With that said, I’ll be covering now hate. There is people who for some reason have irrational feelings towards others, let them be fear, contempt or anguish. When people is mature, they can keep all these feelings under control and act rationally around others, some people though is unable to do that and has as it is main objective causing harm to the source of those feelings.

It is not hard to add two plus two and realize that people who intend to cause harm to others are not a good thing to keep around. There is many reasons for this: first they’ll scare most people away as people like to avoid conflict and second, you will never know when they’ll decide to put you on their eyesight. Also it’s quite obvious that intention of harming and respect are quite incompatible.

Because of this, people usually hide their intentions under a more “noble” cause so they are justified  in a way so that people will not think: “Hey! That guy is causing harm to others” but “Heh! That person really deserved it”. The thing is that the ends never justify the means. If you believe that X is the best you are more than welcome to go around talk to others and explain them why you think X is the best, but no matter how valid X is there is no reason for you to harm others because they think differently, actually you should be willing to accept that maybe X is not the best if you see you can’t defend your posture rationally.
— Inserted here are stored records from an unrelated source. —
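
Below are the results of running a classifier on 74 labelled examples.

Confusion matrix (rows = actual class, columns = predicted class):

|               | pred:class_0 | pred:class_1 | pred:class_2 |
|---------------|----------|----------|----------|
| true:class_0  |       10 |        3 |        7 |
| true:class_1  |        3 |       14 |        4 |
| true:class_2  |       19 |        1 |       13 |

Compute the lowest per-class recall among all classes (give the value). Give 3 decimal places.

Per-class recall (TP/(TP+FN)):
  class_0: TP=10, FN=3+7=10 → 10/20 = 0.5000
  class_1: TP=14, FN=3+4=7 → 14/21 = 0.6667
  class_2: TP=13, FN=19+1=20 → 13/33 = 0.3939
Lowest is class 'class_2' with recall = 0.394.

0.394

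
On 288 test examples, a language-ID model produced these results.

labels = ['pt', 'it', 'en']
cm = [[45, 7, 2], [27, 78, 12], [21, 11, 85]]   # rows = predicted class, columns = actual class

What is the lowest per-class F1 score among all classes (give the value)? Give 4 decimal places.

Per-class F1 score (2·TP/(2·TP+FP+FN)):
  pt: TP=45, FP=7+2=9, FN=27+21=48 → 90/147 = 0.61224
  it: TP=78, FP=27+12=39, FN=7+11=18 → 156/213 = 0.73239
  en: TP=85, FP=21+11=32, FN=2+12=14 → 170/216 = 0.78704
Lowest is class 'pt' with F1 score = 0.6122.

0.6122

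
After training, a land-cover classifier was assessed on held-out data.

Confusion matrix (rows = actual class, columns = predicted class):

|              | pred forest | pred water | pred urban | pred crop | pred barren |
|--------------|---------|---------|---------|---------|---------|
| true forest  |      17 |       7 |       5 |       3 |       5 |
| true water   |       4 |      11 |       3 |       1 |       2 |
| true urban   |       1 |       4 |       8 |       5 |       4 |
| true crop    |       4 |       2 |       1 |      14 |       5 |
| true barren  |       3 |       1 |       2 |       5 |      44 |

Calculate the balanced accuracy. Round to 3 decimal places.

Balanced accuracy = mean of per-class recall.
  forest: recall = 17/37 = 0.4595
  water: recall = 11/21 = 0.5238
  urban: recall = 8/22 = 0.3636
  crop: recall = 14/26 = 0.5385
  barren: recall = 44/55 = 0.8000
Mean = (0.4595 + 0.5238 + 0.3636 + 0.5385 + 0.8000) / 5 = 0.537

0.537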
And that brings us to “political correctness”. Political correctness is basically a corrupted version of respect. Whilst respect is about accepting others independently of what they think, political correctness is about not voicing opinions or ways of thinking different from those defined by the social rules shall not people be harmed. The truth is that if the fact somebody respectfully voices an opinion you dislike harms you then you should probably reconsider your own thought grounds and if that doesn’t work go to a psychologist as you may have a much deeper issue.

Political correctness is a blocker for creating and sharing new knowledge. New approaches to issues or to the world are likely to not to be the ones accepted by society because otherwise they wouldn’t be novel. In fact, fights like the equality of women, or the no discrimination by race or sexual preference were (and in some places still are) against the established social norms. It’s because of this that you should expect hackers to not to be political correct, because otherwise they’ll be limited by the arbitrary rules set by society. You should instead expect hackers to have their own rules and moral codes which are different from each other and are likely to differ from those accepted by society. Fortunately, respect allows us to interact with each other no matter how different our rules are.

I’d like to close this with a manifesto. When I was younger the different hacker manifestos around the Internet helped me shape my own moral and ethics code as a hacker, hopefully this will help those coming after me.

  1. Rules exist to be bent and replaced as they become obsolete. So happens with the ones in this manifesto.
  2. You should think and act rationally.
  3. You should aim to get more and better knowledge.
  4. You should always give back and try to give back more than what you got.
  5. You should respect others no matter what.
  6. It’s better to be sorry than safe.
  7. You should not cause harm to others intentionally if you non intentionally cause harm to others you should aim to fix what you broke but if the other doesn’t wants you to fix what you broke let him be, at least you tried.
  8. Always think out of the box, the marked pathways will bring you to the same place.
  9. You have limited energy so use it wisely.
  10. Be prone to share your knowledge with those who begin and have potential and interest, we all had to begin somewhere.

As said, these aren’t rules all hackers abide by, each hacker has their own but these are nowadays the most important for me and the ones I expect from other hackers.